Carlos Portinho: Se eu quiser perguntar o nome dos atletas do clube em que houve a denúncia, se eles têm cadastro em casa de aposta, eu posso perguntar. E eles vão ter que me responder – as casas de apostas. O STJD? Dão de ombros para ele. Então, o que deveria… Por isso eu quero ouvir o Relator, para não ser injusto, mas o que deveria seguir o caminho de todas as 109 denúncias. Pega, manda para o Ministério Público, e, de preferência, o Procurador do STJD tenha a representação junto ao Ministério Público para acompanhar. Porque, quando – pelo menos nesse período que você relata, 2017 a 2022 – você mandava para o STJD, você foi chamado lá alguma vez para falar desses relatórios?
Rômulo: Não, não fui chamado. V. Exa. está bem correto. A associação-membro possui uma limitação de atuação. A própria FIFA prevê no código de ética. Se não me engano, o código da CBF também, o código de ética da CBF possui também. Você pode dar multas financeiras, suspensão e até a exclusão do desporto. Entretanto, conduzindo uma investigação com maior rigor, digamos assim, quem seria, por exemplo, talvez eu ou alguém do STJD, um civil, para fazer um inquérito ou até mesmo uma inquisição? Não teria a qualificação, e eu tenho muitas dúvidas se, legalmente, poderia ser exercida esse tipo de atividade.

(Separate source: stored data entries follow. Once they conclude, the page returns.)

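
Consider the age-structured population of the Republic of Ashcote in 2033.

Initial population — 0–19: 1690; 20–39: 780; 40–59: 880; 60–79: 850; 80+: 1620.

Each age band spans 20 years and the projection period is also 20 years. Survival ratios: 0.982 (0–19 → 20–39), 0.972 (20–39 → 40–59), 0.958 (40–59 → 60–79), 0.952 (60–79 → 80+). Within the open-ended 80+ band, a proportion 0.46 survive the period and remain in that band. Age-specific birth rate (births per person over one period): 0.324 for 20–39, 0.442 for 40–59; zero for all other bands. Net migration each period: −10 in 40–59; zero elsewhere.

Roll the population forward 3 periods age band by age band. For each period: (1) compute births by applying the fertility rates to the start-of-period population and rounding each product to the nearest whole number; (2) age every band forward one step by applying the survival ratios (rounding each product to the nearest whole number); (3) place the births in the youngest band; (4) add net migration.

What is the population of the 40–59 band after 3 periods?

602

Let band 1 be 0–19 through band 5 = 80+.
[period 1]
Births: 780 * 0.324 = 253  |  880 * 0.442 = 389 → 642
Band 2: 1690 * 0.982 = 1660
Band 3: 780 * 0.972 = 758
Band 4: 880 * 0.958 = 843
Band 5: 850 * 0.952 + 1620 * 0.46 = 809 + 745 = 1554
Net migration: Band 3 − 10 → 748
End of period: [642, 1660, 748, 843, 1554]
[period 2]
Births: 1660 * 0.324 = 538  |  748 * 0.442 = 331 → 869
Band 2: 642 * 0.982 = 630
Band 3: 1660 * 0.972 = 1614
Band 4: 748 * 0.958 = 717
Band 5: 843 * 0.952 + 1554 * 0.46 = 803 + 715 = 1518
Net migration: Band 3 − 10 → 1604
End of period: [869, 630, 1604, 717, 1518]
[period 3]
Births: 630 * 0.324 = 204  |  1604 * 0.442 = 709 → 913
Band 2: 869 * 0.982 = 853
Band 3: 630 * 0.972 = 612
Band 4: 1604 * 0.958 = 1537
Band 5: 717 * 0.952 + 1518 * 0.46 = 683 + 698 = 1381
Net migration: Band 3 − 10 → 602
End of period: [913, 853, 602, 1537, 1381]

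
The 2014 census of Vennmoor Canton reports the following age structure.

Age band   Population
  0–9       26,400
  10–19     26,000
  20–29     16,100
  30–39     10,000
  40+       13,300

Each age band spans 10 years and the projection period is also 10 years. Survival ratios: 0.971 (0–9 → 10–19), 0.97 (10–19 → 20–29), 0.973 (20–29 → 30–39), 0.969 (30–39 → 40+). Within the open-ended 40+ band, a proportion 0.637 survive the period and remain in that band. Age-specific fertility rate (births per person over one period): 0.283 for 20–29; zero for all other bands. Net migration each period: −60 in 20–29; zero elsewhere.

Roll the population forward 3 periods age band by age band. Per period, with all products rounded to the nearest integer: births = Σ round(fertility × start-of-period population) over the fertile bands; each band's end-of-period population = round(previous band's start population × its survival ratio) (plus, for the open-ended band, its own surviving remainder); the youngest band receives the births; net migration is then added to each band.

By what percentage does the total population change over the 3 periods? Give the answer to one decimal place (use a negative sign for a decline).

-9.5

Period 1:
Births: 16100 * 0.283 = 4556
10–19: 26400 * 0.971 = 25634
20–29: 26000 * 0.97 = 25220
30–39: 16100 * 0.973 = 15665
40+: 10000 * 0.969 + 13300 * 0.637 = 9690 + 8472 = 18162
Net migration: 20–29 − 60 → 25160
End of period: [4556, 25634, 25160, 15665, 18162]
Period 2:
Births: 25160 * 0.283 = 7120
10–19: 4556 * 0.971 = 4424
20–29: 25634 * 0.97 = 24865
30–39: 25160 * 0.973 = 24481
40+: 15665 * 0.969 + 18162 * 0.637 = 15179 + 11569 = 26748
Net migration: 20–29 − 60 → 24805
End of period: [7120, 4424, 24805, 24481, 26748]
Period 3:
Births: 24805 * 0.283 = 7020
10–19: 7120 * 0.971 = 6914
20–29: 4424 * 0.97 = 4291
30–39: 24805 * 0.973 = 24135
40+: 24481 * 0.969 + 26748 * 0.637 = 23722 + 17038 = 40760
Net migration: 20–29 − 60 → 4231
End of period: [7020, 6914, 4231, 24135, 40760]
Total: 91800 → 83060; change = -8740; percentage change = -9.5%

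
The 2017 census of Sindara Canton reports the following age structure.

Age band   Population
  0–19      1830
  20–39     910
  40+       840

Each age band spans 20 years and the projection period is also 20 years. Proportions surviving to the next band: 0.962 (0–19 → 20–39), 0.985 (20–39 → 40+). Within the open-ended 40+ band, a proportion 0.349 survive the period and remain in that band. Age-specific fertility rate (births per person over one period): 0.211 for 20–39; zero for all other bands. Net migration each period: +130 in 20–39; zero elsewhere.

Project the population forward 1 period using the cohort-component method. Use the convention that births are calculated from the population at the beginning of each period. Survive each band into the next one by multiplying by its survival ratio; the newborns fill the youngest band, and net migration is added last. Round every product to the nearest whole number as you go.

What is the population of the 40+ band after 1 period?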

Carlos Portinho: É verdade. Então, muito esclarecedor, inclusive uma informação que a gente não tinha: mais de 200 casos de alertas de suspeitas de manipulação, em cinco anos passados – de 2017 a 2022 -, que foram para o STJD e de que a gente não teve nem conhecimento, nem na imprensa. Estou até curioso em saber. Isso eu posso oficiar ao STJD, para saber se esses alertas… E pedir a cópia deles? Eles têm lá?
Rômulo: Senador, o senhor pode, talvez, solicitar à própria Diretoria de Competições da CBF, que a correspondência saía… Não saía diretamente do Rômulo Reis, saía do departamento de competições através da secretaria, como qualquer despacho administrativo.
Carlos Portinho: Vou pedir para a minha assessoria já preparar esse ofício, Senador Kajuru, tanto para o departamento de competições quanto para o STJD, para que informe a essa CPI, a nós aqui, e traga a cópia desses alertas. Não vou nem dar o número, acredito que sejam em torno de mais de 200, o que é espantoso, mas que eles nos encaminhem todos os alertas que foram encaminhados, nesse período de 2017 a 2022, ao STJD. Porque em 2023 a gente sabe que são 109 e em 2024 a gente já tem uns casos aí. Eu até estou pedindo – já fiz um outro requerimento, já foi aprovado – para saber quantos alertas tem este ano. Eu sei que em um caso, pelo menos, a própria CBF se antecipou junto com a Polícia Federal.
Convocado faltou
No começo da reunião, Kajuru informou que William Pereira Rogatto não iria depor. De acordo com o senador, o convocado entrou em contato com a assessoria da CPI, mas não disse se compareceria ou não, nem apresentou justificativa para ausentar-se do depoimento. Kajuru disse que Rogatto é investigado pelo Ministério Público e pela Polícia Federal por suspeita de participar da manipulação de jogos e que há um mandado de prisão contra ele. Para Kajuru, o convocado está envolvido em manipulação de jogos de futebol desde 2020 e pode estar em Lisboa, não no Brasil.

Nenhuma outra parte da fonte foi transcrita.